Gus Gassmann writes:
> On May 8, 12:00 pm, FFMG wrote:
> > On Tuesday, 8 May 2012 16:41:18 UTC+2, Jussi Piitulainen  wrote:
> > > FFMG writes:

> > > > > You have made an incorrect independence assumption. As both
> > > > > "naughty" and "money" are only present in "spam" documents,
> > > > > which form half o the total number of documents, they are
> > > > > dependent variables. But, you calculate p(e) as p(money) *
> > > > > p(naughty) which is assuming that the variables are
> > > > > independent. Hence your problem.

> > > > Sorry, that's not an assumption, that's the way the problem
> > > > definition goes, the words "naughty" and "money" are indeed only
> > > > present in "spam".

> > > > And they are independent variables, the presence of "naughty"
> > > > is not dependent on "money", (and vice versa).

> > > > The formula is P(C|F1...Fn) = P(C)P(F1|C)...P(Fn|C)
> > > >                               -----------------
> > > >                                 P(F1)...P(Fn)
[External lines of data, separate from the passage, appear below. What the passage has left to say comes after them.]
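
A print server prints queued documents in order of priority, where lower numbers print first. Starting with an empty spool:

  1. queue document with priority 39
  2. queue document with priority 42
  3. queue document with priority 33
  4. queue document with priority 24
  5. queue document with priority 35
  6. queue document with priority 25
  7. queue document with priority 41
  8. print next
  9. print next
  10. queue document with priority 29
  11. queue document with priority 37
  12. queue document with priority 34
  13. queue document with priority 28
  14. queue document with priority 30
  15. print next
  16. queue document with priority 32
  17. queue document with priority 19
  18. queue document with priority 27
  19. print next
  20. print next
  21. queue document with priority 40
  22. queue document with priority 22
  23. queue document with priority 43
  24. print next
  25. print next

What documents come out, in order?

24 → 25 → 28 → 19 → 27 → 22 → 29

insert 39 → {39}
insert 42 → {39, 42}
insert 33 → {33, 39, 42}
insert 24 → {24, 33, 39, 42}
insert 35 → {24, 33, 35, 39, 42}
insert 25 → {24, 25, 33, 35, 39, 42}
insert 41 → {24, 25, 33, 35, 39, 41, 42}
print next → 24; now {25, 33, 35, 39, 41, 42}
print next → 25; now {33, 35, 39, 41, 42}
insert 29 → {29, 33, 35, 39, 41, 42}
insert 37 → {29, 33, 35, 37, 39, 41, 42}
insert 34 → {29, 33, 34, 35, 37, 39, 41, 42}
insert 28 → {28, 29, 33, 34, 35, 37, 39, 41, 42}
insert 30 → {28, 29, 30, 33, 34, 35, 37, 39, 41, 42}
print next → 28; now {29, 30, 33, 34, 35, 37, 39, 41, 42}
insert 32 → {29, 30, 32, 33, 34, 35, 37, 39, 41, 42}
insert 19 → {19, 29, 30, 32, 33, 34, 35, 37, 39, 41, 42}
insert 27 → {19, 27, 29, 30, 32, 33, 34, 35, 37, 39, 41, 42}
print next → 19; now {27, 29, 30, 32, 33, 34, 35, 37, 39, 41, 42}
print next → 27; now {29, 30, 32, 33, 34, 35, 37, 39, 41, 42}
insert 40 → {29, 30, 32, 33, 34, 35, 37, 39, 40, 41, 42}
insert 22 → {22, 29, 30, 32, 33, 34, 35, 37, 39, 40, 41, 42}
insert 43 → {22, 29, 30, 32, 33, 34, 35, 37, 39, 40, 41, 42, 43}
print next → 22; now {29, 30, 32, 33, 34, 35, 37, 39, 40, 41, 42, 43}
print next → 29; now {30, 32, 33, 34, 35, 37, 39, 40, 41, 42, 43}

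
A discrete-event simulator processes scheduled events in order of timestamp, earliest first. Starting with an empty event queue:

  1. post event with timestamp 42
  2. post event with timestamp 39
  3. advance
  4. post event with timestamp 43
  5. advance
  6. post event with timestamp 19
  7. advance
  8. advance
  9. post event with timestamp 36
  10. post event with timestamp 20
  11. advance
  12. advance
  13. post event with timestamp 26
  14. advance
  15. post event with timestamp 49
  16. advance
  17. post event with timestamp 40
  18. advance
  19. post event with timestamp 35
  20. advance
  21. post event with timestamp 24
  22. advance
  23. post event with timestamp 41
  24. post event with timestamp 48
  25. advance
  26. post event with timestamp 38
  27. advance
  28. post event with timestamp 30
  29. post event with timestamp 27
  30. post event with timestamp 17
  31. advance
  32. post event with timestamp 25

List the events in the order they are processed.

39, 42, 19, 43, 20, 36, 26, 49, 40, 35, 24, 41, 38, 17

insert 42 → {42}
insert 39 → {39, 42}
advance → 39; now {42}
insert 43 → {42, 43}
advance → 42; now {43}
insert 19 → {19, 43}
advance → 19; now {43}
advance → 43; now {}
insert 36 → {36}
insert 20 → {20, 36}
advance → 20; now {36}
advance → 36; now {}
insert 26 → {26}
advance → 26; now {}
insert 49 → {49}
advance → 49; now {}
insert 40 → {40}
advance → 40; now {}
insert 35 → {35}
advance → 35; now {}
insert 24 → {24}
advance → 24; now {}
insert 41 → {41}
insert 48 → {41, 48}
advance → 41; now {48}
insert 38 → {38, 48}
advance → 38; now {48}
insert 30 → {30, 48}
insert 27 → {27, 30, 48}
insert 17 → {17, 27, 30, 48}
advance → 17; now {27, 30, 48}
insert 25 → {25, 27, 30, 48}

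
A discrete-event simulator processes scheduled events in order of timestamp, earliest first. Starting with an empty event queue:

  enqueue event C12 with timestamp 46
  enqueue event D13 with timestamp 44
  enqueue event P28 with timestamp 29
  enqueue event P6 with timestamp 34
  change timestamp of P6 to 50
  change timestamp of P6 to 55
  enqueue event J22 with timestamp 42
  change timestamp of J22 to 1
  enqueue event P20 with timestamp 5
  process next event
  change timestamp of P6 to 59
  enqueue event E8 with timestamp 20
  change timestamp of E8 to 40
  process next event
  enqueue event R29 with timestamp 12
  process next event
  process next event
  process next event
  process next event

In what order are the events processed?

J22 → P20 → R29 → P28 → E8 → D13

add C12 (timestamp 46) → {C12:46}
add D13 (timestamp 44) → {D13:44, C12:46}
add P28 (timestamp 29) → {P28:29, D13:44, C12:46}
add P6 (timestamp 34) → {P28:29, P6:34, D13:44, C12:46}
update P6 to timestamp 50 → {P28:29, D13:44, C12:46, P6:50}
update P6 to timestamp 55 → {P28:29, D13:44, C12:46, P6:55}
add J22 (timestamp 42) → {P28:29, J22:42, D13:44, C12:46, P6:55}
update J22 to timestamp 1 → {J22:1, P28:29, D13:44, C12:46, P6:55}
add P20 (timestamp 5) → {J22:1, P20:5, P28:29, D13:44, C12:46, P6:55}
process next event → J22; now {P20:5, P28:29, D13:44, C12:46, P6:55}
update P6 to timestamp 59 → {P20:5, P28:29, D13:44, C12:46, P6:59}
add E8 (timestamp 20) → {P20:5, E8:20, P28:29, D13:44, C12:46, P6:59}
update E8 to timestamp 40 → {P20:5, P28:29, E8:40, D13:44, C12:46, P6:59}
process next event → P20; now {P28:29, E8:40, D13:44, C12:46, P6:59}
add R29 (timestamp 12) → {R29:12, P28:29, E8:40, D13:44, C12:46, P6:59}
process next event → R29; now {P28:29, E8:40, D13:44, C12:46, P6:59}
process next event → P28; now {E8:40, D13:44, C12:46, P6:59}
process next event → E8; now {D13:44, C12:46, P6:59}
process next event → D13; now {C12:46, P6:59}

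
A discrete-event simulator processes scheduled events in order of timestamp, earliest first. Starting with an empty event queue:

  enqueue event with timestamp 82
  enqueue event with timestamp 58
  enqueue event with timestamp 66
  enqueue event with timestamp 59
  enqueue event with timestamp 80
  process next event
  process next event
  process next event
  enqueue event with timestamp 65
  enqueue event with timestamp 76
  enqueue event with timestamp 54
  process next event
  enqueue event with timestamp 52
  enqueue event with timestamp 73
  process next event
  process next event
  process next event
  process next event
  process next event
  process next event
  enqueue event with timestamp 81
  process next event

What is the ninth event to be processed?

80

insert 82 → {82}
insert 58 → {58, 82}
insert 66 → {58, 66, 82}
insert 59 → {58, 59, 66, 82}
insert 80 → {58, 59, 66, 80, 82}
process next event → 58; now {59, 66, 80, 82}
process next event → 59; now {66, 80, 82}
process next event → 66; now {80, 82}
insert 65 → {65, 80, 82}
insert 76 → {65, 76, 80, 82}
insert 54 → {54, 65, 76, 80, 82}
process next event → 54; now {65, 76, 80, 82}
insert 52 → {52, 65, 76, 80, 82}
insert 73 → {52, 65, 73, 76, 80, 82}
process next event → 52; now {65, 73, 76, 80, 82}
process next event → 65; now {73, 76, 80, 82}
process next event → 73; now {76, 80, 82}
process next event → 76; now {80, 82}
process next event → 80; now {82}
process next event → 82; now {}
insert 81 → {81}
process next event → 81; now {}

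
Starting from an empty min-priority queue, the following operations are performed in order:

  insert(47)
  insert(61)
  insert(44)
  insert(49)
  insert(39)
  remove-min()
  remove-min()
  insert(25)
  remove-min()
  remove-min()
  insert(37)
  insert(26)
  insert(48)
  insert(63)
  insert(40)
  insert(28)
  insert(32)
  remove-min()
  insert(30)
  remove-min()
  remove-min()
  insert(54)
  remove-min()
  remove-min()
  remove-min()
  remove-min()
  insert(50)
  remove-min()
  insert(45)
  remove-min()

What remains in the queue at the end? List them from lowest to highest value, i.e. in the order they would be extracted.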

> > > > So, given the problem in my original post, the result is not
> > > > between 0 and 1.

> > > Probability theory only gives you
> > > P(C | F1...Fn) = P(C) P(F1...Fn | C) / P(F1...Fn).

> > > Then come the independence assumptions which allow you to expand
> > > P(F1...Fn | C) as P(F1 | C)...P(Fn | C) and P(F1...Fn)
> > > similarly.  These give Naive Bayes its first name.

> > > If "naughty" and "money" were exactly independent and
> > > probabilities exactly relative frequencies in your document
> > > collection, there should be half a document that contains them
> > > both. Half a document does not quite make sense, but there's
> > > worse: if "naughty" and "money" were exactly independent given
> > > "spam", there should be _one_ document that contains both
> > > "naughty" and "money" (and is classified as "spam").

> > > Since we don't want to accept 1/2 = 1 and we think that relative
> > > frequencies do have the formal properties of probabilities, we
> > > blame the independence assumptions. I suppose they would be
> > > approximately closer to the truth much of the time in a larger
> > > population.

> > So, if I understand you correctly the 2 issues at hand are:
> > 1) I don't have enough documents and classified words, (or at
> > least the more I have the more likely I will get to between 0 and
> > 1).
> > 2) The Naive Bayes formula will not guarantee a number between 0
> > and 1 only.

> Neither. There is no requirement on the number of documents, and the
> Bayes formula works. However, your original stab was certainly
> false, since it contained "money" twice and did not contain
> "naughty" at all.  As such it is difficult even to figure out what
> you were trying to compute.

> > So, as the formula seem to be correct in my example, I guess my
> > question would be, is there any way of binging the number back
> > between 0 and 1? or can I simply assume that anything > 1 is in
> > fact 1, (or almost 1).

> As Jussi explained, you have to use the data correctly, and you got
> to think a little. What is Prob(spam|naughty)?  What is
> Prob(spam|money)?  What then do you think of Prob(spam|naughty AND
> money)? Hint, in this case you do not even need Bayes.

> > Following on to that, I also see many examples where the
> > denominator can be ignored as it can be regarded as constant. But
> > then how can I calculate how close the probability of a number is
> > to 1? (because without a denominator I have no idea how close the
> > probability of a document is to be 'spam').

> You`ll have to explain better what you mean by this. As is, it make
> no sense to me.